WP Automatic WordPress plugin hit by millions of SQL injection attacks

Hackers have started to target a critical severity vulnerability in the WP Automatic plugin for WordPress to create user accounts with administrative privileges and to plant backdoors for long-term access.

Currently installed on more than 30,000 websites, WP Automatic lets administrators automate content importing (e.g. text, images, video) from various online sources and publishing on their WordPress site.

The exploited vulnerability is identified as as CVE-2024-27956 and received a severity score of 9.9/10.

It was disclosed publicly by researchers at PatchStack vulnerability mitigation service on March 13 and described as an SQL injection issue that impacts affecting WP Automatic versions before 3.9.2.0.

The issus is in the plugin’s user authentication mechanism, which can be bypassed to submit SQL queries to the site’s database. Hackers can use specially crafted queries to create administrator accounts on the target website.

Over 5.5 million attack attempts

Since PatchStack disclosed the security issue, Automattic's WPScan observed more than 5.5 million attacks trying to leverage the vulnerability, most of them being recorded on March 31st.

WPScan reports that after obtaining admin access to the target website, attackers create backdoors and obfuscate the code to make it more difficult to find.

“Once a WordPress site is compromised, attackers ensure the longevity of their access by creating backdoors and obfuscating the code,” reads WPScan’s report.

To prevent other hackers from compromising the website by exploiting the same issue and to avoid detection, the hackers also rename the vulnerable file “csv.php.”

Once they get control of the website, the threat actor often installs additional plugins that allow uploading files and code editing.

WPScan provides a set of indicators of compromise that can help admins determine if their website was hacked.
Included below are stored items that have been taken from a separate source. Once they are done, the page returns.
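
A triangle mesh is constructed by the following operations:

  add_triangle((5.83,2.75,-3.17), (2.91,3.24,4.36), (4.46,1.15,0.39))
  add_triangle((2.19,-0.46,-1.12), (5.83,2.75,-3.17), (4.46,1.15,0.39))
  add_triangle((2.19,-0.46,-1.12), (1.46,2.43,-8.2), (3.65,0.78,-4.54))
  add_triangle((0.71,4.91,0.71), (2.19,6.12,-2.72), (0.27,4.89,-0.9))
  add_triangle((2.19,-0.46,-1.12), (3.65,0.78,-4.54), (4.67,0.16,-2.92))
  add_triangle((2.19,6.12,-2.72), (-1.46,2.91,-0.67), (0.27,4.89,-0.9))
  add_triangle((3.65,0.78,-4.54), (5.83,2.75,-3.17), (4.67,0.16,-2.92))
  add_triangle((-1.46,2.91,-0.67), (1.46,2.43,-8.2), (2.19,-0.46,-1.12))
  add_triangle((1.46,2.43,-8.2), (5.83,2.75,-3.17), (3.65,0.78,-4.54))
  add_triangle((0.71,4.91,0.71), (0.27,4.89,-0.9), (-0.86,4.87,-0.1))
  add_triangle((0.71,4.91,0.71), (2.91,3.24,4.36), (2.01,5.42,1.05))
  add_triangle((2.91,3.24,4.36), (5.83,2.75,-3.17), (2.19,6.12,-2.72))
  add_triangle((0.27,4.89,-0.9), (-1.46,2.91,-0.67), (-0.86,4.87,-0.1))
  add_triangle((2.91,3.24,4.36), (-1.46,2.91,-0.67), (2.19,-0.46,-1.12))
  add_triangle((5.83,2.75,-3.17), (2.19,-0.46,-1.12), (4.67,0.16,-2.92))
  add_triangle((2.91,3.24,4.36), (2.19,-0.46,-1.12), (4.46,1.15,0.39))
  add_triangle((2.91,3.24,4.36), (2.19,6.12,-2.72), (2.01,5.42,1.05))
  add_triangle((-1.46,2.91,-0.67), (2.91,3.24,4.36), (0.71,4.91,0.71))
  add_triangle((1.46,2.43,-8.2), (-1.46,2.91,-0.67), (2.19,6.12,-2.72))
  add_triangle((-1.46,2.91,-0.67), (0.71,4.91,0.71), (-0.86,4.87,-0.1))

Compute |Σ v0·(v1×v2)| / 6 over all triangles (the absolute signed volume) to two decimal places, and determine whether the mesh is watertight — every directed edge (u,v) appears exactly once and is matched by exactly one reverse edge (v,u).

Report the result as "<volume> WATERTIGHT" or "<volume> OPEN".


91.96 OPEN

Per-triangle v0·(v1×v2)/6:
  t1: +10.6148
  t2: +4.0183
  t3: +1.5373
  t4: +3.0058
  t5: +0.8131
  t6: +2.3078
  t7: +4.7239
  t8: -5.6672
  t9: +11.1004
  t10: +1.7695
  t11: +3.3731
  t12: +32.1465
  t13: +1.1755
  t14: -7.5485
  t15: +0.6929
  t16: +0.7000
  t17: +5.7592
  t18: +3.8101
  t19: +17.7902
  t20: -0.1585
Σ = +91.9641 → |volume| = 91.96

Directed edges: 60 total; 6 unmatched, e.g. (0.71,4.91,0.71)→(2.19,6.12,-2.72) → open.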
Administrators can check for signs that hackers took over the website by looking for the presense of an admin account starting with "xtw" and files named web.php and index.php, which are the backdoors planted in the recent campaign.

To mitigate the risk of being breached, researchers recommend WordPress site administrators to update the WP Automatic plugin to version 3.92.1 or later.

WPScan also recommends that website owners frequently create backups of their site so they can install clean copies quickly in case of a compromise.